Le froid n’a pas rebuté les acheteurs : dans la halle, le thermomètre peine à grimper. Avec les 5 degrés ambiants, pas besoin de réfrigérateur. « Le froid naturel suffit à conserver à température naturelle », assure le vétérinaire chargé de l’inspection de la marchandise, Didier Villate.

De toute manière, les foies ne restent pas longtemps dans les caisses : en à peine une demi-heure, Laurence Barella, éleveur gaveur à La Sauvetat, près de Condom, vend quasi la totalité de la cinquantaine de pièces qu’elle a apportée. Ses foies ont trouvé preneur à 38 €/kg.

« Je suis plutôt contente », confie-t-elle. Une semaine auparavant, les foies de canard s’échangeaient entre 30 et 35 euros le kilo, sur ce marché qui se tient tous les lundis de l’année, selon les services de la ville.

Une fracture nette

Sous la halle, la fracture est nette entre ceux dont l’exploitation a été épargnée par les épisodes de grippe aviaire, évitant l’abattage des bêtes et le vide sanitaire décrétés par le gouvernement pour tenter d’endiguer l’épidémie, et ceux qui les ont pris de plein fouet. Un tiers du département du Gers n’a pas été touché par l’épizootie, selon Didier Villate.

Si le moral de Laurence est » plutôt bon », celui de Sandra, comme celui de Joël, est en berne. Aucun de ces deux producteurs ne consent à dire son nom, ni le lieu de son exploitation, se contentant de les situer dans le Gers.

« La grippe aviaire a commencé à 15 km de chez nous et s’est répandue comme une traînée de poudre », en décembre dernier, se souvient Sandra. « En janvier, on n’a pas pu reprendre », et l’exploitation n’a pas reçu de canards pendant neuf mois.

Trésoreries à plat

Avec son mari, elle « a repris le gavage seulement en novembre. Donc on a perdu des marchés et en plus, on n’a pas eu droit aux subventions », les indemnisations promises par le gouvernement, car le couple est salarié à l’extérieur. « On a assez pleuré », dit-elle.

Le sourire est un peu revenu sur son visage à la fin du marché : ses foies de canard ont trouvé preneur à 40 €/kg. Peu de chance toutefois qu’à court terme son mari, qui pensait abandonner son travail pour ne se consacrer qu’au gavage, franchisse le pas.
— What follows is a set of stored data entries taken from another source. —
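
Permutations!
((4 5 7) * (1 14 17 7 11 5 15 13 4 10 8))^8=(1 17 10)(4 13 15)(7 8 14)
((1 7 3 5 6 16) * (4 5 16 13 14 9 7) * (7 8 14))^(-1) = ((1 4 5 6 13 7 3 16)(8 14 9))^(-1) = (1 16 3 7 13 6 5 4)(8 9 14)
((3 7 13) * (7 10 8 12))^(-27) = (3 12)(7 10)(8 13)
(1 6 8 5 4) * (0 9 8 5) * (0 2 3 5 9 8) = [8, 6, 3, 5, 1, 4, 9, 7, 2, 0] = (0 8 2 3 5 4 1 6 9)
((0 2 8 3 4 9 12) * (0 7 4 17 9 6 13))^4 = ((0 2 8 3 17 9 12 7 4 6 13))^4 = (0 17 4 2 9 6 8 12 13 3 7)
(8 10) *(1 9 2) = (1 9 2)(8 10) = [0, 9, 1, 3, 4, 5, 6, 7, 10, 2, 8]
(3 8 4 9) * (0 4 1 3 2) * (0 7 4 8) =[8, 3, 7, 0, 9, 5, 6, 4, 1, 2] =(0 8 1 3)(2 7 4 9)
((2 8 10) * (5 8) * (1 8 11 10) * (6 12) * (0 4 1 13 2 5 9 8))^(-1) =(0 1 4)(2 13 8 9)(5 10 11)(6 12)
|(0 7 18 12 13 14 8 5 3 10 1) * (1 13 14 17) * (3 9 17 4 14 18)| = 12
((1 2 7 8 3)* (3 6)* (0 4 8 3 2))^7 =(0 1 3 7 2 6 8 4)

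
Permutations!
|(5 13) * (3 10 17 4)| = 4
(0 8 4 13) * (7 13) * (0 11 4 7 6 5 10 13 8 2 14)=(0 2 14)(4 6 5 10 13 11)(7 8)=[2, 1, 14, 3, 6, 10, 5, 8, 7, 9, 13, 4, 12, 11, 0]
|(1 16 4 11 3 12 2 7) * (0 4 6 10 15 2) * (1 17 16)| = 35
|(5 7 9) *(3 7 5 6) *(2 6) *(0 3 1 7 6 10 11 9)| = 20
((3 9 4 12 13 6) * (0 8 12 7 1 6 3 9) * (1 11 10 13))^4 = ((0 8 12 1 6 9 4 7 11 10 13 3))^4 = (0 6 11)(1 7 3)(4 13 12)(8 9 10)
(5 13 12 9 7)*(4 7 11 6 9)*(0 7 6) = (0 7 5 13 12 4 6 9 11) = [7, 1, 2, 3, 6, 13, 9, 5, 8, 11, 10, 0, 4, 12]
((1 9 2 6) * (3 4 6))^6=(9)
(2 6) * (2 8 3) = (2 6 8 3) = [0, 1, 6, 2, 4, 5, 8, 7, 3]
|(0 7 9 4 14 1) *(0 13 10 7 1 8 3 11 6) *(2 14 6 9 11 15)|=|(0 1 13 10 7 11 9 4 6)(2 14 8 3 15)|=45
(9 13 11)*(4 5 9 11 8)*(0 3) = (0 3)(4 5 9 13 8) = [3, 1, 2, 0, 5, 9, 6, 7, 4, 13, 10, 11, 12, 8]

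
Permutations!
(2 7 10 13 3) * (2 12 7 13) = (2 13 3 12 7 10) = [0, 1, 13, 12, 4, 5, 6, 10, 8, 9, 2, 11, 7, 3]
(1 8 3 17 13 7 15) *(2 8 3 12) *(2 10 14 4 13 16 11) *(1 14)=(1 3 17 16 11 2 8 12 10)(4 13 7 15 14)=[0, 3, 8, 17, 13, 5, 6, 15, 12, 9, 1, 2, 10, 7, 4, 14, 11, 16]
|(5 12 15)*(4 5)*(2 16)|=|(2 16)(4 5 12 15)|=4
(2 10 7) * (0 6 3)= (0 6 3)(2 10 7)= [6, 1, 10, 0, 4, 5, 3, 2, 8, 9, 7]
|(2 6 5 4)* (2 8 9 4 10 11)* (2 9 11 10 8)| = 7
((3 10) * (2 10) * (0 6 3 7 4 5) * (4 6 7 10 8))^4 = (10)(0 2)(3 5)(4 6)(7 8)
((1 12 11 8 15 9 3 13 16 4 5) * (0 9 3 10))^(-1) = (0 10 9)(1 5 4 16 13 3 15 8 11 12)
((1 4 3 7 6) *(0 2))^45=(7)(0 2)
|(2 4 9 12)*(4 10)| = 5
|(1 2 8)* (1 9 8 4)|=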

« Le moral, non, parce qu’on ne gagne plus d’argent, les trésoreries sont à plat », assure de son côté Joël, qui vient tout juste de recommencer le gavage.

« Ça repart »

« Le moral n’était pas bon, mais ça repart », affirme un deuxième vétérinaire, Michel Bonnotte, qui rappelle que les producteurs ont été obligés de réaliser des investissements pour se conformer aux règles de biosécurité afin d’éviter toute nouvelle épidémie.

Une menace bien présente dans les esprits. « On n’a pas de vaccin, rappelle Didier Villate. Alors il ne faudrait pas un troisième épisode de grippe aviaire. Là, on est mort économiquement », assure-t-il.

« L’optimisme est en train de revenir à condition que rien ne se passe cet hiver », confirme Didier, gaveur à Barran (Gers).